For me, it was about St. Patrick bringing Christianity to Ireland. The shamrock was a symbol of the holy trinity. There was the legend of him banishing all the snakes from Ireland too. I equate St. Patrick’s Day with the tiny little parade they’d have in Dublin, a day off from school — of course, here it’s not a public holiday —  and going to mass; it was a religious holiday, so it was a big deal in that sense. Here it’s just about putting green dye in beer. I was horrified when I saw that!

I was in Dublin for St. Patrick’s Day a few years ago, and to be fair, it’s just about drinking there now too.

That’s true. We’ve lost the significance of the day in Ireland too.

Why do you think Dutch or Swedish or English heritage isn’t celebrated in the same way? People from all of those countries like a drink too.

I’m from a generation of Irish immigrants who came here by choice; I had opportunities opened to me. I’m here because I want to be here; it’s my home, I stay here because I love it — whereas previous generations of Irish people were escaping poverty and oppression. What the Irish were from 50 to 150 years ago is what the Hispanic population is now; [they’re] economically undervalued, coming at the time for a better life, whereas the other European peoples coming to America were coming with more choice. Irish people banded together into very strong communities — ghettoes in the original sense of the word — all living in the same place, so they’ve maintained a strong identity. Other European immigrants were more accepted straight away, so they didn’t need to hang on to their original identity as fiercely. I see a lot of discrimination against Hispanics now, which is very similar to what the Irish faced. Even now, when people in New York hear the word “immigrant,” they think of illegal immigrants. If you have tanned skin, you must be Hispanic. If you’re Hispanic, you must be an illegal immigrant. If you have a Hispanic accent, you must be an illegal immigrant. This kind of attitude is how the Irish were treated over the years.

I get annoyed by the lazy stereotyping people make of the Irish — hard-drinking party animals — but there’s a lot of truth to that stereotype!

The Irish are very hard-working people, but they don’t live to work, they work to live. Maybe the Irish deserved some of the stereotypes that were attributed to them. There were certainly enough accounts of Irish people fighting or drinking. The Irish have always had a fondness for alcohol. Living in poor conditions, working hard for very little money, not having much to do by way of recreation — it’s not surprising alcohol was used a lot.

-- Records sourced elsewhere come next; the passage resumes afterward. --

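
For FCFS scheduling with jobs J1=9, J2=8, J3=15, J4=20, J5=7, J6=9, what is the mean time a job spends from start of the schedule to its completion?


Completion times:
  J1: completes at 9
  J2: completes at 17
  J3: completes at 32
  J4: completes at 52
  J5: completes at 59
  J6: completes at 68
Sum = 237
Average = 237/6
= 39.50


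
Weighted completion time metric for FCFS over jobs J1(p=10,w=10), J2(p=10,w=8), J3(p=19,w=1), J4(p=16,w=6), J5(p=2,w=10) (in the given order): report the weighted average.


Completion times:
  J1: C=10, w×C=10×10=100
  J2: C=20, w×C=8×20=160
  J3: C=39, w×C=1×39=39
  J4: C=55, w×C=6×55=330
  J5: C=57, w×C=10×57=570
Sum w×C = 1199
Sum w = 35
Weighted avg = 1199/35
= 34.26


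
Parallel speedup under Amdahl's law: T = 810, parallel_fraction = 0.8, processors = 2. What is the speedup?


Amdahl's law: T_p = T × ((1-p) + p/N)
= 810 × ((1-0.8) + 0.8/2)
= 810 × (0.20 + 0.4000)
= 810 × 0.6000
= 486.00
Speedup = 810/486.00
= 1.67×


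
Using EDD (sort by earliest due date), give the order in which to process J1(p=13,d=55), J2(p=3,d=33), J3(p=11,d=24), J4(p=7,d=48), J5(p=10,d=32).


EDD: sort by earliest due date
  J3: d=24, p=11
  J5: d=32, p=10
  J2: d=33, p=3
  J4: d=48, p=7
  J1: d=55, p=13
Order: J3 → J5 → J2 → J4 → J1


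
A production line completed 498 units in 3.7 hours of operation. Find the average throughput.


Throughput = units / time
= 498 / 3.7
= 134.6 units/hour


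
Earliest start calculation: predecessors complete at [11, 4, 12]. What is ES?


ES = max of all predecessor completion times
Predecessors: [11, 4, 12]
ES = max(11, 4, 12)
= 12


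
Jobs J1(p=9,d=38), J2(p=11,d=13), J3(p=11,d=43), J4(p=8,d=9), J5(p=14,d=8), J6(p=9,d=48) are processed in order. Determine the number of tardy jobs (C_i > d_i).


Completion vs due date:
  J1: C=9, d=38 → on time
  J2: C=20, d=13 → TARDY
  J3: C=31, d=43 → on time
  J4: C=39, d=9 → TARDY
  J5: C=53, d=8 → TARDY
  J6: C=62, d=48 → TARDY
Tardy jobs: J2, J4, J5, J6
Count = 4


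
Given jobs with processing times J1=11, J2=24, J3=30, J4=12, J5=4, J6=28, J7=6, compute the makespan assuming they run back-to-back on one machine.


Sequential makespan: sum all processing times
= 11 + 24 + 30 + 12 + 4 + 28 + 6
= 115 time units


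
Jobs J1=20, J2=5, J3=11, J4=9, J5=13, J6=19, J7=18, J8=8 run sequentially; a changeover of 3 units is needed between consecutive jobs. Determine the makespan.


Makespan = Σ processing + (n-1) × setup
= (20 + 5 + 11 + 9 + 13 + 19 + 18 + 8) + (8-1)×3
= 103 + 21
= 124 time units


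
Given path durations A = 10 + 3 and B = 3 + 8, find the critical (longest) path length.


Path A: 10 + 3 = 13
Path B: 3 + 8 = 11
Critical path = longest = max(13, 11)
= 13 (Path A)


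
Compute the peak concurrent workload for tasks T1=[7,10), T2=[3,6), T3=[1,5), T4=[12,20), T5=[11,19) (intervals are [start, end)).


Check each time point for overlaps:
  t=3: 2 tasks active (T2, T3)
Max concurrent = 2


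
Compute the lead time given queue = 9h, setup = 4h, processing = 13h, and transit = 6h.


Lead time = queue + setup + processing + transit
= 9 + 4 + 13 + 6
= 32 hours


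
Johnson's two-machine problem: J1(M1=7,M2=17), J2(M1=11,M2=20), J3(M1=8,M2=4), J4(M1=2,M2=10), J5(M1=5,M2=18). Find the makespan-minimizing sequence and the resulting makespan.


Johnson's rule:
Group 1 (M1≤M2, sort by M1): ['J4', 'J5', 'J1', 'J2']
Group 2 (M1>M2, sort desc M2): ['J3']
Sequence: J4 → J5 → J1 → J2 → J3
Makespan calculation:
  J4: M1 done=2, M2 done=12
  J5: M1 done=7, M2 done=30
  J1: M1 done=14, M2 done=47
  J2: M1 done=25, M2 done=67
  J3: M1 done=33, M2 done=71
= Sequence: J4 → J5 → J1 → J2 → J3, Makespan: 71


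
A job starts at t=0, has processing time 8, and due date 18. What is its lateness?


Completion = 0 + 8 = 8
Lateness = C - d = 8 - 18
= -10


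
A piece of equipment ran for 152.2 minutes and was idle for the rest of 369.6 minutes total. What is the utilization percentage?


Utilization = busy / total × 100
= 152.2 / 369.6 × 100
= 41.2%


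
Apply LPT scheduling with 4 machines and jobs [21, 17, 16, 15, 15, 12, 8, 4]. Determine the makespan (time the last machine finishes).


Jobs (LPT sorted): [21, 17, 16, 15, 15, 12, 8, 4]
Machines: 4
  J=21 → Machine 1 (load: 0+21=21)
  J=17 → Machine 2 (load: 0+17=17)
  J=16 → Machine 3 (load: 0+16=16)
  J=15 → Machine 4 (load: 0+15=15)
  J=15 → Machine 4 (load: 15+15=30)
  J=12 → Machine 3 (load: 16+12=28)
  J=8 → Machine 2 (load: 17+8=25)
  J=4 → Machine 1 (load: 21+4=25)
Machine loads: [25, 25, 28, 30]
Makespan = max = 30 time units


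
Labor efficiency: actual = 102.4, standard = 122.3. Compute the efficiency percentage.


Efficiency = (actual / standard) × 100
= (102.4 / 122.3) × 100
= 83.7%


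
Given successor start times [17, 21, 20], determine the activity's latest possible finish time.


LF = min of all successor start times
Successors start at: [17, 21, 20]
LF = min(17, 21, 20)
= 17


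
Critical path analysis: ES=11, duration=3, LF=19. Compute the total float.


EF = ES + duration = 11 + 3 = 14
LS = LF - duration = 19 - 3 = 16
Total Float = LF - EF = 19 - 14
(or LS - ES = 16 - 11)
= 5


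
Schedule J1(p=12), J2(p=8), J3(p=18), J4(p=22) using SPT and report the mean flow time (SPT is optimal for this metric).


SPT order: J2 → J1 → J3 → J4
Completion times:
  J2: C=8
  J1: C=20
  J3: C=38
  J4: C=60
Sum = 126, n = 4
Mean flow = 126/4
= 31.50


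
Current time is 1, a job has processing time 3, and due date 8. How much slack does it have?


Slack = due - current_time - processing
= 8 - 1 - 3
= 4


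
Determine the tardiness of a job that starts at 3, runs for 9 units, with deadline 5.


Completion = start + processing = 3 + 9 = 12
Tardiness = max(0, C - d) = max(0, 12 - 5)
= max(0, 7)
= 7


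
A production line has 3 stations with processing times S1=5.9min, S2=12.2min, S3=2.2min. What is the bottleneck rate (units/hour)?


Bottleneck = longest station time
Station times: [5.9, 12.2, 2.2]
Max = 12.2 min
Rate = 60 / 12.2
= 4.92 units/hour (bottleneck: 12.2min)


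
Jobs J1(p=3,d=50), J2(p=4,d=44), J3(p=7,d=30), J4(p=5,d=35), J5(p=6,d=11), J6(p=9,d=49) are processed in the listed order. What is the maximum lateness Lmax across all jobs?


Lateness per job (L = C - d):
  J1: C=3, d=50, L=-47
  J2: C=7, d=44, L=-37
  J3: C=14, d=30, L=-16
  J4: C=19, d=35, L=-16
  J5: C=25, d=11, L=14
  J6: C=34, d=49, L=-15
Lmax = max(-47, -37, -16, -16, 14, -15)
= 14


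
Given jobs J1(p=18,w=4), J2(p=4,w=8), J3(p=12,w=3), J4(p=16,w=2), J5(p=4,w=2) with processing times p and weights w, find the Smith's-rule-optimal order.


WSPT (Smith's rule): sort by p/w ascending
  J2: p/w = 4/8 = 0.500
  J5: p/w = 4/2 = 2.000
  J3: p/w = 12/3 = 4.000
  J1: p/w = 18/4 = 4.500
  J4: p/w = 16/2 = 8.000
Order: J2 → J5 → J3 → J1 → J4


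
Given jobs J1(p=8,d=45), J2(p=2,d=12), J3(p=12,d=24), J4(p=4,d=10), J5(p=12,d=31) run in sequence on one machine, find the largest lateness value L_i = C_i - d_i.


Lateness per job (L = C - d):
  J1: C=8, d=45, L=-37
  J2: C=10, d=12, L=-2
  J3: C=22, d=24, L=-2
  J4: C=26, d=10, L=16
  J5: C=38, d=31, L=7
Lmax = max(-37, -2, -2, 16, 7)
= 16


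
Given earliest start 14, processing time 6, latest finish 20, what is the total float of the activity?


EF = ES + duration = 14 + 6 = 20
LS = LF - duration = 20 - 6 = 14
Total Float = LF - EF = 20 - 20
(or LS - ES = 14 - 14)
= 0


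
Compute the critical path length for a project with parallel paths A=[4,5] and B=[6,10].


Path A: 4 + 5 = 9
Path B: 6 + 10 = 16
Critical path = longest = max(9, 16)
= 16 (Path B)


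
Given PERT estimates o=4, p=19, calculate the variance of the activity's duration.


σ² = ((p - o) / 6)² = (p - o)² / 36
= (19 - 4)² / 36
= 15² / 36
= 225 / 36
= 6.2500


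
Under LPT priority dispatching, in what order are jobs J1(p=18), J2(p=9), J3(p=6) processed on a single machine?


LPT: sort by longest processing time first
  J1: p=18
  J2: p=9
  J3: p=6
Order: J1 → J2 → J3


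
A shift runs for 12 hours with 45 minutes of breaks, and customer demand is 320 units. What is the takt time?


Available = 12×60 - 45 = 675 min
Takt time = 675 / 320
= 2.11 min/unit


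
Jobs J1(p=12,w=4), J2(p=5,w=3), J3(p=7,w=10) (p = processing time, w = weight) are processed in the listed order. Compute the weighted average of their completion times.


Completion times:
  J1: C=12, w×C=4×12=48
  J2: C=17, w×C=3×17=51
  J3: C=24, w×C=10×24=240
Sum w×C = 339
Sum w = 17
Weighted avg = 339/17
= 19.94


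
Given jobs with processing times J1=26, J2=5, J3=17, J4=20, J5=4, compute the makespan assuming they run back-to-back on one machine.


Sequential makespan: sum all processing times
= 26 + 5 + 17 + 20 + 4
= 72 time units


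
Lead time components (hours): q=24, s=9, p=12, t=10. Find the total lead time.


Lead time = queue + setup + processing + transit
= 24 + 9 + 12 + 10
= 55 hours


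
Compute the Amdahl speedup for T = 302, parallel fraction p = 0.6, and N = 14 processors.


Amdahl's law: T_p = T × ((1-p) + p/N)
= 302 × ((1-0.6) + 0.6/14)
= 302 × (0.40 + 0.0429)
= 302 × 0.4429
= 133.74
Speedup = 302/133.74
= 2.26×


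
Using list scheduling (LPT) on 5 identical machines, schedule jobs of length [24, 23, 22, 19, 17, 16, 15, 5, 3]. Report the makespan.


Jobs (LPT sorted): [24, 23, 22, 19, 17, 16, 15, 5, 3]
Machines: 5
  J=24 → Machine 1 (load: 0+24=24)
  J=23 → Machine 2 (load: 0+23=23)
  J=22 → Machine 3 (load: 0+22=22)
  J=19 → Machine 4 (load: 0+19=19)
  J=17 → Machine 5 (load: 0+17=17)
  J=16 → Machine 5 (load: 17+16=33)
  J=15 → Machine 4 (load: 19+15=34)
  J=5 → Machine 3 (load: 22+5=27)
  J=3 → Machine 2 (load: 23+3=26)
Machine loads: [24, 26, 27, 34, 33]
Makespan = max = 34 time units


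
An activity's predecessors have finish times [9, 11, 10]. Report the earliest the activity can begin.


ES = max of all predecessor completion times
Predecessors: [9, 11, 10]
ES = max(9, 11, 10)
= 11


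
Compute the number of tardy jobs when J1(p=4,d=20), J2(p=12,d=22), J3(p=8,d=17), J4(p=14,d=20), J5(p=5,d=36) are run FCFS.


Completion vs due date:
  J1: C=4, d=20 → on time
  J2: C=16, d=22 → on time
  J3: C=24, d=17 → TARDY
  J4: C=38, d=20 → TARDY
  J5: C=43, d=36 → TARDY
Tardy jobs: J3, J4, J5
Count = 3


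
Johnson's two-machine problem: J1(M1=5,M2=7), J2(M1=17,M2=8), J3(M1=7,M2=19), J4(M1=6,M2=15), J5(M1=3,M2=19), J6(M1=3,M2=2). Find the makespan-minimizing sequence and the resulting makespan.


Johnson's rule:
Group 1 (M1≤M2, sort by M1): ['J5', 'J1', 'J4', 'J3']
Group 2 (M1>M2, sort desc M2): ['J2', 'J6']
Sequence: J5 → J1 → J4 → J3 → J2 → J6
Makespan calculation:
  J5: M1 done=3, M2 done=22
  J1: M1 done=8, M2 done=29
  J4: M1 done=14, M2 done=44
  J3: M1 done=21, M2 done=63
  J2: M1 done=38, M2 done=71
  J6: M1 done=41, M2 done=73
= Sequence: J5 → J1 → J4 → J3 → J2 → J6, Makespan: 73


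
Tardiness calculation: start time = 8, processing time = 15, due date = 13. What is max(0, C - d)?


Completion = start + processing = 8 + 15 = 23
Tardiness = max(0, C - d) = max(0, 23 - 13)
= max(0, 10)
= 10


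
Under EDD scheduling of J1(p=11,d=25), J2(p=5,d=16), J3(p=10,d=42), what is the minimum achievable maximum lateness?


EDD order: J2 → J1 → J3
Completion and lateness:
  J2: C=5, d=16, L=5-16=-11
  J1: C=16, d=25, L=16-25=-9
  J3: C=26, d=42, L=26-42=-16
Lmax = max(-11, -9, -16)
= -9


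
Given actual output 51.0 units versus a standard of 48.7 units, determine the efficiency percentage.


Efficiency = (actual / standard) × 100
= (51.0 / 48.7) × 100
= 104.7%


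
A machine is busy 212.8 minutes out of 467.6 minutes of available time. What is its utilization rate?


Utilization = busy / total × 100
= 212.8 / 467.6 × 100
= 45.5%


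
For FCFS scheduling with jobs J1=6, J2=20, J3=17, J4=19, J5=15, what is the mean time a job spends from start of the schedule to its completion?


Completion times:
  J1: completes at 6
  J2: completes at 26
  J3: completes at 43
  J4: completes at 62
  J5: completes at 77
Sum = 214
Average = 214/5
= 42.80


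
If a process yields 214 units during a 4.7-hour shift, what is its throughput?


Throughput = units / time
= 214 / 4.7
= 45.5 units/hour


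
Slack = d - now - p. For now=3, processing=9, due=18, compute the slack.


Slack = due - current_time - processing
= 18 - 3 - 9
= 6


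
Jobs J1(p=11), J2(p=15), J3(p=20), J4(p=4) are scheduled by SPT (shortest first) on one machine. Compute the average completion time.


SPT order: J4 → J1 → J2 → J3
Completion times:
  J4: C=4
  J1: C=15
  J2: C=30
  J3: C=50
Sum = 99, n = 4
Mean flow = 99/4
= 24.75


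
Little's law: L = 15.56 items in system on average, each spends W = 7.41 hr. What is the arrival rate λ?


Little's law: L = λW → λ = L / W
= 15.56 / 7.41
= 2.10 per hour


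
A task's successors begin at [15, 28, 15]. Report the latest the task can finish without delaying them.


LF = min of all successor start times
Successors start at: [15, 28, 15]
LF = min(15, 28, 15)
= 15


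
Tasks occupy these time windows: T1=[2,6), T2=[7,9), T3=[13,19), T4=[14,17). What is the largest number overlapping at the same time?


Check each time point for overlaps:
  t=14: 2 tasks active (T3, T4)
Max concurrent = 2


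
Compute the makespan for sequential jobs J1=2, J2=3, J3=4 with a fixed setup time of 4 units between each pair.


Makespan = Σ processing + (n-1) × setup
= (2 + 3 + 4) + (3-1)×4
= 9 + 8
= 17 time units


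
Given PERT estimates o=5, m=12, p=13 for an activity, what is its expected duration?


te = (o + 4m + p) / 6
= (5 + 4×12 + 13) / 6
= (5 + 48 + 13) / 6
= 66 / 6
= 11.00


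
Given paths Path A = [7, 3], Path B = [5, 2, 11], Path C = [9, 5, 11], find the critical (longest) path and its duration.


Path A: 7 + 3 = 10
Path B: 5 + 2 + 11 = 18
Path C: 9 + 5 + 11 = 25
Critical path = longest = max(10, 18, 25)
= 25 (Path C)


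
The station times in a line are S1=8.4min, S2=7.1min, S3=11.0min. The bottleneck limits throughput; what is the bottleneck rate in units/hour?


Bottleneck = longest station time
Station times: [8.4, 7.1, 11.0]
Max = 11.0 min
Rate = 60 / 11.0
= 5.45 units/hour (bottleneck: 11.0min)


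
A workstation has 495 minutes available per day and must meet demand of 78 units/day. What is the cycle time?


Cycle time = available time / demand
= 495 / 78
= 6.35 min/unit


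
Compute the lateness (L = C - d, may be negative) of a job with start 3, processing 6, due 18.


Completion = 3 + 6 = 9
Lateness = C - d = 9 - 18
= -9


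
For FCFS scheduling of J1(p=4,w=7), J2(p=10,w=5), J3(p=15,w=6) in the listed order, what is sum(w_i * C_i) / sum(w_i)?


Completion times:
  J1: C=4, w×C=7×4=28
  J2: C=14, w×C=5×14=70
  J3: C=29, w×C=6×29=174
Sum w×C = 272
Sum w = 18
Weighted avg = 272/18
= 15.11


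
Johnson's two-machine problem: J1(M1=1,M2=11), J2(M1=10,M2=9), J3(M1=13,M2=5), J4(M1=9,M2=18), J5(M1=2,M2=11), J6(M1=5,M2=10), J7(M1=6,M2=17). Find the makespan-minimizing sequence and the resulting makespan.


Johnson's rule:
Group 1 (M1≤M2, sort by M1): ['J1', 'J5', 'J6', 'J7', 'J4']
Group 2 (M1>M2, sort desc M2): ['J2', 'J3']
Sequence: J1 → J5 → J6 → J7 → J4 → J2 → J3
Makespan calculation:
  J1: M1 done=1, M2 done=12
  J5: M1 done=3, M2 done=23
  J6: M1 done=8, M2 done=33
  J7: M1 done=14, M2 done=50
  J4: M1 done=23, M2 done=68
  J2: M1 done=33, M2 done=77
  J3: M1 done=46, M2 done=82
= Sequence: J1 → J5 → J6 → J7 → J4 → J2 → J3, Makespan: 82


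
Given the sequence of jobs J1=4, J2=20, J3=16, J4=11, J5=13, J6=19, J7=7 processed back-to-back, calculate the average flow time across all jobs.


Completion times:
  J1: completes at 4
  J2: completes at 24
  J3: completes at 40
  J4: completes at 51
  J5: completes at 64
  J6: completes at 83
  J7: completes at 90
Sum = 356
Average = 356/7
= 50.86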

You work with a lot of people from Central America and the Caribbean who are first-generation immigrants to the U.S. What’s their reaction to you as an Irish person?

Most of my colleagues who are immigrants presume I’m American. I’m white, so I’m American. I don’t have that much of an Irish accent anymore either. When they do find out that I’m an immigrant too, it’s a bond between us. It’s like, “You’re not one of the establishment, you’ve gone through something coming to this country as well.”

Patrick Kilkelly writes about culture, travel and music. A Ph.D. candidate at London University’s School of Oriental and African Studies, he reads more about 19th century Korean grain tax reform than is healthy.